“What’s it supposed to be?” I asked.
“It’s not what it is; it’s how the art makes you feel.”
“The painting makes me feel like the artist is confused.”
Sundog laughed and scratched the side of his face, leaving a bluish-gray blotch on his cheek. “Confusion is like curiosity—it reminds us we’re alive. To not feel confused means we no longer care. Not caring is death.”
He reached into the tent behind him, pulled out another large piece of paper, and set it down in front of me. “Try using the paint to express yourself.”
I shrugged and pressed my hand onto his palette, then pressed it on the center of my paper. When I pulled away, my handprint looked small, like a child had made it. It made me think of being a little kid and tracing my hand to make turkeys for Thanksgiving.
“What do you see?” Sundog asked.
“My handprint,” I said.
“And what do you feel?”
“Nothing. Not everything has meaning, you know.”
I got more paint on my hand and ran it across the paper, smearing the handprint and making it into nothing.
“Have you ever felt like you were wrong about everything you thought you knew?” I asked Sundog.
He added some paint to the white parts of my paper. “Growth comes from questioning our own hearts. But unrelenting self-doubt can lead you astray.”
I wasn’t sure that qualified as an answer. “I don’t know what that means.”
“Your perception of the world is your own. No one can take it from you. Don’t let fear overwhelm what you know to be real.”
I thought of Lizzie in the woods, howling at the full moon, learning how to be a werewolf.
“But what if I’m wrong about what I think is real?”
“If you believe it, then it can’t be wrong.”
“Thanks for the advice.” I pushed my piece of paper toward Sundog. “You finish it.”
On my way into the house, I passed Timothy Leary curled up in a patch of sunlight. I patted her on the head, forgetting the paint on my hand. She craned her neck toward me for more affection. She didn’t mind the streaks of color I’d left on her fur. Unlike me, she didn’t see it as a mess.
Chapter 20
Day Thirty-Seven
I was at the sink washing my hands when Mychelle Adler left a bathroom stall, which I thought was pretty awful timing, especially first thing on Monday morning.
“Well, look who it is,” Mychelle said. “I’m glad you’re not still feeling under the weather.”
“And I’m glad you were so concerned about my health.”
I finished rinsing my hands quickly so I could get out of there, but Mychelle stepped between me and the paper towels.
“What were you doing at that party? Besides getting sloppy and embarrassing yourself, I mean.”
I’d had enough of Mychelle. I was sick of her ruining my days. I was sick of having to dodge her because I didn’t know what she’d say and how much it might hurt my feelings. What made her think it was OK to be so horrible to people?
“Wow,” I snapped. “I’m being called sloppy by a girl who’s gotten wasted at parties and spread her legs for half the football team since eighth grade.”
Mychelle looked like I’d slapped her. She took a step toward me, and I took a step back.
“If you want to have a cat fight, wash your hands first. You just came from the toilet, and you’ve already spread enough diseases to the senior class.”
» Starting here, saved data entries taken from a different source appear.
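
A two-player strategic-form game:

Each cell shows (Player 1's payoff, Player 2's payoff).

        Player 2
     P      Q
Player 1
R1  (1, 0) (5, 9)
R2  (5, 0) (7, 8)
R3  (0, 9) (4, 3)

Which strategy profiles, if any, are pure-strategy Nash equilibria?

Pure NE: (R2, Q)

(R1, P): Player 1 can switch to R2 (1 → 5). Not NE.
(R1, Q): Player 1 can switch to R2 (5 → 7). Not NE.
(R2, P): Player 2 can switch to Q (0 → 8). Not NE.
(R2, Q): Player 1 gets 7, best alternative 5; Player 2 gets 8, best alternative 0. No profitable deviation — NE.
(R3, P): Player 1 can switch to R1 (0 → 1). Not NE.
(R3, Q): Player 1 can switch to R1 (4 → 5). Not NE.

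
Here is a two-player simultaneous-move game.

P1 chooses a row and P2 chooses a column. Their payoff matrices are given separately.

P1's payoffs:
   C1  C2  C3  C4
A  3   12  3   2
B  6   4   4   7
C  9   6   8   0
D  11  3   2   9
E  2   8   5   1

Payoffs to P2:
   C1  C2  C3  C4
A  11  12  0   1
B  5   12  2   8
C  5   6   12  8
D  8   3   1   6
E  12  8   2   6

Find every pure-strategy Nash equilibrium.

Pure-strategy Nash equilibria: (A, C2) and (C, C3) and (D, C1)

P1 against C1: payoffs 3, 6, 9, 11, 2 → best response D.
P1 against C2: payoffs 12, 4, 6, 3, 8 → best response A.
P1 against C3: payoffs 3, 4, 8, 2, 5 → best response C.
P1 against C4: payoffs 2, 7, 0, 9, 1 → best response D.
P2 against A: payoffs 11, 12, 0, 1 → best response C2.
P2 against B: payoffs 5, 12, 2, 8 → best response C2.
P2 against C: payoffs 5, 6, 12, 8 → best response C3.
P2 against D: payoffs 8, 3, 1, 6 → best response C1.
P2 against E: payoffs 12, 8, 2, 6 → best response C1.
Mutual best responses: (A, C2); (C, C3); (D, C1).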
“You can’t talk to me like that,” Mychelle said, but she didn’t step any closer.
“No. It’s the other way around. I’ve spent four years avoiding you in the halls because you only feel good about yourself when you make bitchy remarks to me. But guess what? I don’t care anymore. The difference between me and you is that I don’t have anything to lose. So say whatever you want to. Just know that you’ll be getting a response.”
For a moment, the bathroom was dead silent. Then Mychelle said, “Go to hell, Hawthorn.”
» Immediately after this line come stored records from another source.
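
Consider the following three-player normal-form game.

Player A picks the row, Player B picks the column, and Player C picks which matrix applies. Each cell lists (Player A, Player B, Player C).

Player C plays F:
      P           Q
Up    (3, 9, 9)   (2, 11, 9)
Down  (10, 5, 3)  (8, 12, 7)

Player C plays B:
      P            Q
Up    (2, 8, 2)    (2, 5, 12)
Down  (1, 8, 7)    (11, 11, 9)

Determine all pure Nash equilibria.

Check each profile: it is a Nash equilibrium iff no player can strictly gain by switching unilaterally.
(Up, P, F): Player A can switch to Down (3 → 10). Not NE.
(Up, P, B): Player C can switch to F (2 → 9). Not NE.
(Up, Q, F): Player A can switch to Down (2 → 8). Not NE.
(Up, Q, B): Player A can switch to Down (2 → 11). Not NE.
(Down, P, F): Player B can switch to Q (5 → 12). Not NE.
(Down, P, B): Player A can switch to Up (1 → 2). Not NE.
(Down, Q, F): Player C can switch to B (7 → 9). Not NE.
(Down, Q, B): Player A gets 11, best alternative 2; Player B gets 11, best alternative 8; Player C gets 9, best alternative 7. No profitable deviation — NE.

The unique pure-strategy Nash equilibrium is (Down, Q, B).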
I laughed. “I’m already in hell. Welcome to Griffin Mills High School.”
I pushed past Mychelle and out into the hallway. For a Monday morning, I was feeling pretty OK.
? ? ?
The feeling only lasted until lunchtime. Up until then, I was so busy replaying my victory over Mychelle that I didn’t worry that people were making fun of me for throwing up at the party. I didn’t even care about all of the stuff I was hearing about homecoming, because everyone was just concerned with what they were going to wear and where’d they’d have after-parties, and no one was thinking about how I was a loser because I didn’t have a date. Maybe. Probably.
My good mood disappeared at lunch when Emily didn’t show up behind the gym.
I ate my food slowly, thinking maybe she was late because she got caught talking to her third period teacher or something. It had happened before. But when my food was gone and lunch period was halfway over, I was pretty sure Emily wasn’t going to show.